The United States and its allies have done well by ensuring the survival of the Hamid Karzai government through military guarantees and monetary contributions but remaining somewhat distanced, Richards said. In the process of nation-building, he added, it is critical to establish credible institutions run by native people.

"If you intervene too visibly... the regime is deeply resented by the people of the society that you're dealing with," Richards said. "It's a delicate balancing act that somehow has worked."

Moosa, the next speaker, presented a worrisome picture of hidden U.S. motives for waging war in Iraq and an unhappy future for the Middle East.

He reasoned that the war was a form of revenge for the Sept. 11, 2001, terrorist attacks and was motivated in part by the "Puritan absolutism" of Bush and British prime minister Tony Blair.

The results of the U.S. "occupation" of Iraq, Moosa said, could be dire.

He said destabilization of the region is possible - though not in the direction of increasing democracy, but of increasing totalitarianism, as fear will prevent people of the Middle East from raising crucial questions.

He also said terrorism would not necessarily cease, but that the justification for such attacks might change.

"I think the language of 'terrorism' is going to go out, and it's going to be replaced with 'resistance' and 'liberation from American power,'" he said.

Keohane followed Moosa's remarks with a discussion of power, legitimacy, Iraq's transition to a new government and the future of multilateral institutions in light of the well-publicized rift between the United States and the United Nations on Iraq policy.

"The war was essentially about power, not about getting rid of weapons of mass destruction or tyranny, but imposing power in the region and restructuring the Middle East," Keohane said.

He said the war was illegitimate by the standards of international law, though he added that it was possible for an act of aggression to gain legitimacy after the fact. To accomplish this feat, he said, the United States will need to credibly find weapons of mass destruction, effectively rebuild Iraq and its infrastructure, administer the country effectively over a substantial period of time, create a valid Iraqi political process and show better results in the Middle East.

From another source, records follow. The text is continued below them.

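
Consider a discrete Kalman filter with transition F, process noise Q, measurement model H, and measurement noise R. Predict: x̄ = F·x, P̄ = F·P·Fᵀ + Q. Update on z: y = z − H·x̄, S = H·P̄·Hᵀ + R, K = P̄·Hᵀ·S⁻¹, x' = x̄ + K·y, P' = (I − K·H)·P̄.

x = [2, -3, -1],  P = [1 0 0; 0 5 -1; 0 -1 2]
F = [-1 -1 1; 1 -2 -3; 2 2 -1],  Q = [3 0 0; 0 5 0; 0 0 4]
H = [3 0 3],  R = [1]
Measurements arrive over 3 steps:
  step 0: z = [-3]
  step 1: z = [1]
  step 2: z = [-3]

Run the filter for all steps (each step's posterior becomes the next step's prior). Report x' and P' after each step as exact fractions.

step 0: x' = [0, 11, -1], P' = [695/59 10/59 -697/59; 10/59 1726/59 -13/59; -697/59 -13/59 1411/118]
step 1: x' = [-23436/25745, -428003/25745, 32647/25745], P' = [1441333/51490 -2454731/51490 -1447281/51490; -2454731/51490 15785307/51490 2453457/51490; -1447281/51490 2453457/51490 1458937/51490]
step 2: x' = [243056514/57074981, -655173041/57074981, -300557189/57074981], P' = [4665993157/114149962 -7799427090/57074981 -4677149689/114149962; -7799427090/57074981 57239797960/57074981 7784080551/57074981; -4677149689/114149962 7784080551/57074981 4700983829/114149962]

step 0: x̄ = F·x = [0, 11, -1]
step 0: P̄ = F·P·Fᵀ + Q = [13 2 -17; 2 32 -8; -17 -8 34]
step 0: y = z − H·x̄ = [0]
step 0: S = H·P̄·Hᵀ + R = [118]
step 0: K = P̄·Hᵀ·S⁻¹ = [-6/59; -9/59; 51/118]
step 0: x' = x̄ + K·y = [0, 11, -1]
step 0: P' = (I − K·H)·P̄ = [695/59 10/59 -697/59; 10/59 1726/59 -13/59; -697/59 -13/59 1411/118]
step 1: x̄ = F·x = [-12, -19, 23]
step 1: P̄ = F·P·Fᵀ + Q = [9487/118 -4301/118 -15435/118; -4301/118 36459/118 3027/118; -15435/118 3027/118 27091/118]
step 1: y = z − H·x̄ = [-32]
step 1: S = H·P̄·Hᵀ + R = [25745/59]
step 1: K = P̄·Hᵀ·S⁻¹ = [-8922/25745; -1911/25745; 17484/25745]
step 1: x' = x̄ + K·y = [-23436/25745, -428003/25745, 32647/25745]
step 1: P' = (I − K·H)·P̄ = [1441333/51490 -2454731/51490 -1447281/51490; -2454731/51490 15785307/51490 2453457/51490; -1447281/51490 2453457/51490 1458937/51490]
step 2: x̄ = F·x = [484086/25745, 734629/25745, -187105/5149]
step 2: P̄ = F·P·Fᵀ + Q = [11918233/51490 9981036/25745 -4614953/10298; 9981036/25745 62957269/25745 -5065515/5149; -4614953/10298 -5065515/5149 9381781/10298]
step 2: y = z − H·x̄ = [1277082/25745]
step 2: S = H·P̄·Hᵀ + R = [57074981/25745]
step 2: K = P̄·Hᵀ·S⁻¹ = [-16734798/57074981; -46039617/57074981; 35751210/57074981]
step 2: x' = x̄ + K·y = [243056514/57074981, -655173041/57074981, -300557189/57074981]
step 2: P' = (I − K·H)·P̄ = [4665993157/114149962 -7799427090/57074981 -4677149689/114149962; -7799427090/57074981 57239797960/57074981 7784080551/57074981; -4677149689/114149962 7784080551/57074981 4700983829/114149962]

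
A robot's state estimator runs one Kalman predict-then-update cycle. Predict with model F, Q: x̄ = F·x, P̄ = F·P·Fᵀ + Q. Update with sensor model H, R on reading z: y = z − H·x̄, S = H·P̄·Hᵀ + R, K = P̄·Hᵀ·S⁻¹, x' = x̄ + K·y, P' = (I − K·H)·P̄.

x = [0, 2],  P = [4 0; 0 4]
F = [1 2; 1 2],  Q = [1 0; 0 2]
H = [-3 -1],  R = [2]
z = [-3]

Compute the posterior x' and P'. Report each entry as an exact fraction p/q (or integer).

x' = [253/333, 266/333]
P' = [104/333 -146/333; -146/333 602/333]

x̄ = F·x = [4, 4]
P̄ = F·P·Fᵀ + Q = [21 20; 20 22]
y = z − H·x̄ = [13]
S = H·P̄·Hᵀ + R = [333]
K = P̄·Hᵀ·S⁻¹ = [-83/333; -82/333]
x' = x̄ + K·y = [253/333, 266/333]
P' = (I − K·H)·P̄ = [104/333 -146/333; -146/333 602/333]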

Keohane also advocated U.N. participation in transitioning to Iraqi self-rule, warning that the organization may return to its irrelevance of the Cold War period.

Horowitz outlined the major features of Iraqi geodemography, stressing that the nature of domestic politics in the country will influence how democratic institutions develop and eventually whether reconstruction works.

"Iraq is a more complicated place than the press reports it is," he said. Along with a concentration of ethnic Kurds in the north and Shiite Muslims in the south, he said there are a number of other ethnicities and that the groups are more dispersed than most Americans think.

"It's a very badly fragmented polity," he said. "There's a huge divergence in the preferences of all the actors."